Aaaaa!!! Jak pięknie jest za oknem! Słońce, słońce, słońce... Wszędzie już zielona mgiełka na gałęziach, w ogrodach wybuchły kolorowe pierwiosnki i "złoty deszcz" (forsycje), w kolejce już czekają pigwowce i magnolie, przestępując nerwowo z nogi na nogę (z korzenia na korzeń...?). No aż żal siedzieć przed kompem. Obiad właśnie zjedzony, więc biorę królewny i wybywamy na kolejny spacer. Jupi!!! Kocham wiosnę!

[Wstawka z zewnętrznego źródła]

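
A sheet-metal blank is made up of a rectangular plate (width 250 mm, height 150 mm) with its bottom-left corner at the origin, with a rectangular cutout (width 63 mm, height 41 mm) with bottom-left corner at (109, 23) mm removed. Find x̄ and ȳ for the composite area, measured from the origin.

x̄ = 123.85 mm, ȳ = 77.33 mm

plate: A = 250 × 150 = 37500.00, centroid at (125.00, 75.00).
hole: A = −(63 × 41) = -2583.00, centroid at (140.50, 43.50).
ΣA = 34917.00 mm²
ΣAx̄ = (37500.00)(125.00) + (-2583.00)(140.50) = 4324588.50 mm³
ΣAȳ = (37500.00)(75.00) + (-2583.00)(43.50) = 2700139.50 mm³
x̄ = 4324588.50 / 34917.00 = 123.85 mm
ȳ = 2700139.50 / 34917.00 = 77.33 mm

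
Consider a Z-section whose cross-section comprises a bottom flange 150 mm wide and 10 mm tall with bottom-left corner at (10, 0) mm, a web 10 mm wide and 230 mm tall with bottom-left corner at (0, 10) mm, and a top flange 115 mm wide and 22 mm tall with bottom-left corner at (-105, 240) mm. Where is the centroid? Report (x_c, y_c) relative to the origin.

x_c = 2.97 mm, y_c = 146.92 mm

bottom flange: A = 150 × 10 = 1500.00, centroid at (85.00, 5.00).
web: A = 10 × 230 = 2300.00, centroid at (5.00, 125.00).
top flange: A = 115 × 22 = 2530.00, centroid at (-47.50, 251.00).
ΣA = 6330.00 mm², ΣAx_c = 18825.00 mm³, ΣAy_c = 930030.00 mm³.
x_c = 18825.00/6330.00 = 2.97 mm; y_c = 930030.00/6330.00 = 146.92 mm.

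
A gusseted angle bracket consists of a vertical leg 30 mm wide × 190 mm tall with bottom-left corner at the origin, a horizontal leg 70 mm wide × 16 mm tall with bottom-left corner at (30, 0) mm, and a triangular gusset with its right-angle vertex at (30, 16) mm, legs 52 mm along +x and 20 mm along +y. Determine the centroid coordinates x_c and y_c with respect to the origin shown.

x_c = 24.92 mm, y_c = 76.60 mm

vertical leg: A = 30 × 190 = 5700.00, centroid at (15.00, 95.00).
horizontal leg: A = 70 × 16 = 1120.00, centroid at (65.00, 8.00).
gusset: A = ½·52·20 = 520.00, centroid at (47.33, 22.67).
ΣA = 7340.00 mm²
ΣAx_c = (5700.00)(15.00) + (1120.00)(65.00) + (520.00)(47.33) = 182913.33 mm³
ΣAy_c = (5700.00)(95.00) + (1120.00)(8.00) + (520.00)(22.67) = 562246.67 mm³
x_c = 182913.33 / 7340.00 = 24.92 mm
y_c = 562246.67 / 7340.00 = 76.60 mm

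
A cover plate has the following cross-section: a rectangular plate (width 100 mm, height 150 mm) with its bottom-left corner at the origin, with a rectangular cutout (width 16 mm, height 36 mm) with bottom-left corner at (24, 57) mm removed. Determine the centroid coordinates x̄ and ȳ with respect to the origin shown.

plate: A = 100 × 150 = 15000.00, centroid at (50.00, 75.00).
hole: A = −(16 × 36) = -576.00, centroid at (32.00, 75.00).
ΣA = 14424.00 mm², ΣAx̄ = 731568.00 mm³, ΣAȳ = 1081800.00 mm³.
x̄ = 731568.00/14424.00 = 50.72 mm; ȳ = 1081800.00/14424.00 = 75.00 mm.

x̄ = 50.72 mm, ȳ = 75.00 mm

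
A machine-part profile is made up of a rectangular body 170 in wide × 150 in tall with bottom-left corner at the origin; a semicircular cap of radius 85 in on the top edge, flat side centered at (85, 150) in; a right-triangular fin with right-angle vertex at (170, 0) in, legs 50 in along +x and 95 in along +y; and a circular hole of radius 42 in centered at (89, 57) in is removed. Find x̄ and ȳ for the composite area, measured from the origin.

x̄ = 91.51 in, ȳ = 112.33 in

Part | A | x̄ᵢ | ȳᵢ | A·x̄ᵢ | A·ȳᵢ
rectangular body | 25500.00 | 85.00 | 75.00 | 2167500.00 | 1912500.00
semicircular top | 11349.00 | 85.00 | 186.08 | 964665.29 | 2111767.19
triangular fin | 2375.00 | 186.67 | 31.67 | 443333.33 | 75208.33
hole | -5541.77 | 89.00 | 57.00 | -493217.48 | -315880.86
Σ | 33682.23 |  |  | 3082281.15 | 3783594.66
x̄ = 3082281.15 / 33682.23 = 91.51 in
ȳ = 3783594.66 / 33682.23 = 112.33 in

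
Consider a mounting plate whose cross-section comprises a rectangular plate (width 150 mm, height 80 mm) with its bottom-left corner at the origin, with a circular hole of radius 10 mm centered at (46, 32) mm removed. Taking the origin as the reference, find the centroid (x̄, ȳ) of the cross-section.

x̄ = 75.78 mm, ȳ = 40.22 mm

plate: A = 150 × 80 = 12000.00, centroid at (75.00, 40.00).
hole: A = −π·10² = -314.16, centroid at (46.00, 32.00).
ΣA = 11685.84 mm², ΣAx̄ = 885548.67 mm³, ΣAȳ = 469946.90 mm³.
x̄ = 885548.67/11685.84 = 75.78 mm; ȳ = 469946.90/11685.84 = 40.22 mm.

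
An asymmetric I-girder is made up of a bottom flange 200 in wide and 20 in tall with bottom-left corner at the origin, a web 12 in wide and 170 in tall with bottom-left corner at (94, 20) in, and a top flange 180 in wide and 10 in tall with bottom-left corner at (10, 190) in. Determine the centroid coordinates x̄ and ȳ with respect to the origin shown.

x̄ = 100.00 in, ȳ = 77.19 in

bottom flange: A = 200 × 20 = 4000.00, centroid at (100.00, 10.00).
web: A = 12 × 170 = 2040.00, centroid at (100.00, 105.00).
top flange: A = 180 × 10 = 1800.00, centroid at (100.00, 195.00).
ΣA = 7840.00 in², ΣAx̄ = 784000.00 in³, ΣAȳ = 605200.00 in³.
x̄ = 784000.00/7840.00 = 100.00 in; ȳ = 605200.00/7840.00 = 77.19 in.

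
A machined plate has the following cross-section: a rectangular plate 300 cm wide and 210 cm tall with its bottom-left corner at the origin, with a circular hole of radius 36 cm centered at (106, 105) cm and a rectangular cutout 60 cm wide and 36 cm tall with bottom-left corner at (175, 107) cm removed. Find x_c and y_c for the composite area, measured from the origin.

plate: A = 300 × 210 = 63000.00, centroid at (150.00, 105.00).
hole 1: A = −π·36² = -4071.50, centroid at (106.00, 105.00).
hole 2: A = −(60 × 36) = -2160.00, centroid at (205.00, 125.00).
ΣA = 56768.50 cm²
ΣAx_c = (63000.00)(150.00) + (-4071.50)(106.00) + (-2160.00)(205.00) = 8575620.57 cm³
ΣAy_c = (63000.00)(105.00) + (-4071.50)(105.00) + (-2160.00)(125.00) = 5917492.07 cm³
x_c = 8575620.57 / 56768.50 = 151.06 cm
y_c = 5917492.07 / 56768.50 = 104.24 cm

x_c = 151.06 cm, y_c = 104.24 cm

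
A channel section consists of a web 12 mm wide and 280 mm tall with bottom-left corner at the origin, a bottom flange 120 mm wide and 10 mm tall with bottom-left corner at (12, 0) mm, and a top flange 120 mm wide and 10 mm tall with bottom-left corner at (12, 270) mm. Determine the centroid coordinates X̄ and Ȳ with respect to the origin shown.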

Sara kończy warzywną lazanię (piątek, zamiast warstwy mięsnej pasta bakłażanowa :)) i już się wierci. W ostatnich dniach nowość w zdobywaniu terenu - zaczęła się podnosić. Pewnie niedługo będzie stawanie przy meblach. Na razie zwiększyła zasięg i jej małe, tłuste łapki mogą zrzucać książki nie tylko z dolnej półki, ale też z tej wyższej :P Oczywiście co jakiś czas zarobi małym łebkiem o inną powierzchnię i jest ryk. Przybiega wtedy czujna siostra Elula i przemawia zawsze tak, głaszcząc po buzi: "No juuuuz, juuuuz, jestem tu! Nie płac!". A młoda wrzeszczy jeszcze głośniej, bo to przecież mama miała przyjść i przytulić :P
Mężczyźni w przedszkolu. Znaczy młodsi, bo mąż aktualnie na L4 w domu. Rano sztafeta zrzędząca - Gabryś zrzędził od razu po wstaniu z łóżka, przestał dopiero gdy wyszliśmy za drzwi. Wtedy zaczął pogodny dotąd Rafałek. Pfff, nie ma jak naburmuszeni faceci z samego rana. Do tego chmurny mąż i człowiek może sobie tylko puścić i tańczyć:
Z tym, że ofkors piosenka dotyczy tylko męża :) Młodsi mężczyźni są moimi synami, nie zaprzeczam :D
Oki trzeba kończyć, bo dziewczyny już głośno protestują i domagają się uwagi - Sara wijąc się coraz bardziej w krzesełku, Ela rozrzucając kredki po parapecie i podłodze, boshhh ale ma zasięg O.o Zaraz weźmiemy nasze pojazdy (rowerek starszej i wózek młodszej :)) i popełzniemy na plac zabaw.
Już za tydzień Niedziela Palmowa i urodziny Eli :) Pamiętam tą Niedzielę z Palmową sprzed trzech lat, kiedy byłam w szpitalu ze świeżo urodzoną córeczką. Padał ciepły, wiosenny deszcz, a za oknami kwitły białoróżowe migdałowce... Nigdy tego nie zapomnę :) Tej naszej kluseczki o czarnych włoskach, owiniętej w różowe kocyki, na którą czekali w domu stęsknieni bracia i dumny tata. A ja już wtedy marzyłam o siostrze dla niej, żeby miała w życiu wsparcie (i która narodziła się dwa lata i dwa miesiące później, w czasie gdy zakwitły pierwsze dzikie róże) :)
I jak tu nie dziękować Bogu za to całe dobro, jakie nas spotkało? No nie da się.
I jak tu nie dziękować Bogu za to całe dobro, jakie nas spotkało? No nie da się.